Los nenets y los janti, 1992-1993.

En cualquier caso, hay que decir que, desde la noche de los tiempos, las temperaturas negativas han sido motivo de temor para los pueblos de Rusia. Entre los yakutos, por ejemplo, la deidad benefactora suprema, Yuryung Aynyy Toyon, reside en el noveno cielo, la más magnífica de las tierras, donde no existe el invierno. Además, el infierno, que en Occidente se representa como ardiente, es imaginado por varias etnias del Ártico y Siberia como un reino de hielo eterno. Además, si bien la mitología de los eslavos paganos sigue siendo en gran parte desconocida, los investigadores proponen la existencia de Chernobog (literalmente “Dios Negro”), encarnación del mal absoluto, portador de desastres y amo del frío, enemigo jurado de Belobog (“Dios Blanco”).

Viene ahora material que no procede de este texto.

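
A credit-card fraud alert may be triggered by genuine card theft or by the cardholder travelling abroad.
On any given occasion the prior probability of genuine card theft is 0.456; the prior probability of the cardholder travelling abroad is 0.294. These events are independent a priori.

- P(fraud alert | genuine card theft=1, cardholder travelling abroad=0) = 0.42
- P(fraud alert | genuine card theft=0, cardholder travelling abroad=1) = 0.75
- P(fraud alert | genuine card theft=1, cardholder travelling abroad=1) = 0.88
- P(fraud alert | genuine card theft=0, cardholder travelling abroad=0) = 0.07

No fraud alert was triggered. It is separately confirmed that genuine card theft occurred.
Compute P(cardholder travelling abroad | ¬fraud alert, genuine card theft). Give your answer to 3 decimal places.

P(¬fraud alert | genuine card theft) = 0.58*0.706 + 0.12*0.294 = 0.409480 + 0.035280 = 0.444760
Restricting to configurations with cardholder travelling abroad present: 0.12*0.294 = 0.035280.
So P(cardholder travelling abroad | ¬fraud alert, genuine card theft) = 0.035280/0.444760 ≈ 0.079.

P(cardholder travelling abroad | ¬fraud alert, genuine card theft) ≈ 0.079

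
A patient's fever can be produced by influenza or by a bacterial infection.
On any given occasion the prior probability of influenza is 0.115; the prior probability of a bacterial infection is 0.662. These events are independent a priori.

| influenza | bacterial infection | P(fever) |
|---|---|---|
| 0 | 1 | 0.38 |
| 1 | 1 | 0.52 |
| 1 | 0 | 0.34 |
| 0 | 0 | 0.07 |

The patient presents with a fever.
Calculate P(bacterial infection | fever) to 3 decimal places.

Sum P(fever|·) weighted by the priors over the 4 (influenza, bacterial infection) configurations:
  P(fever) = 0.07*0.885*0.338 + 0.38*0.885*0.662 + 0.34*0.115*0.338 + 0.52*0.115*0.662
        = 0.020939 + 0.222631 + 0.013216 + 0.039588 = 0.296374
The terms with bacterial infection present sum to 0.262219, so
  P(bacterial infection | fever) = 0.262219 / 0.296374 ≈ 0.885

P(bacterial infection | fever) ≈ 0.885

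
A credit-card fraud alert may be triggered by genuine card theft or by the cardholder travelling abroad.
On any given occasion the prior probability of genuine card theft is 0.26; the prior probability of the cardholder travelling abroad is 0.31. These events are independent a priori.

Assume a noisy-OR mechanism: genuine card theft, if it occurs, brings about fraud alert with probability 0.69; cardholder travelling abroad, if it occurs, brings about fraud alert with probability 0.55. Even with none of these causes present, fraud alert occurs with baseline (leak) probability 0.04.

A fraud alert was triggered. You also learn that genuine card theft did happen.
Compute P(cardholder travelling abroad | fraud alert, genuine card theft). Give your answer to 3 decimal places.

P(cardholder travelling abroad | fraud alert, genuine card theft) ≈ 0.356

Under noisy-OR, P(fraud alert | causes) = 1 − (1−0.04)·∏(1−qᵢ) over the active causes.
P(fraud alert | genuine card theft) = 0.7024×0.69 + 0.86608×0.31 = 0.484656 + 0.268485 = 0.753141
Of this, 0.268485 comes from 0.86608×0.31 (the cardholder travelling abroad=true cases).
P(cardholder travelling abroad | fraud alert, genuine card theft) = 0.268485 / 0.753141 ≈ 0.356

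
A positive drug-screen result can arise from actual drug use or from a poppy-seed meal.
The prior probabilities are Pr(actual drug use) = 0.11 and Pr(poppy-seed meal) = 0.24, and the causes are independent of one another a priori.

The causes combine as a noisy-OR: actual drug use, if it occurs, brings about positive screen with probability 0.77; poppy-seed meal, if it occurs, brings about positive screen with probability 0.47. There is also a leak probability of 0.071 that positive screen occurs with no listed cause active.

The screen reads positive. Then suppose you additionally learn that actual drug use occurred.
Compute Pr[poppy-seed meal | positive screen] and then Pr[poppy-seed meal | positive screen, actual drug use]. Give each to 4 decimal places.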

Sin embargo, al no haber estado personalmente inmerso en este baño cultural que hizo de la escarcha el enemigo a matar desde mi nacimiento y al no estar aún lo suficientemente rusificado como para extraer algún placer de sudar bajo siete capas de ropa, por favor, ¡permítanme, querido guardia de seguridad, queridos amigos, queridos desconocidos, seguir, por mi cuenta y riesgo, desabrochándome la chaqueta en invierno!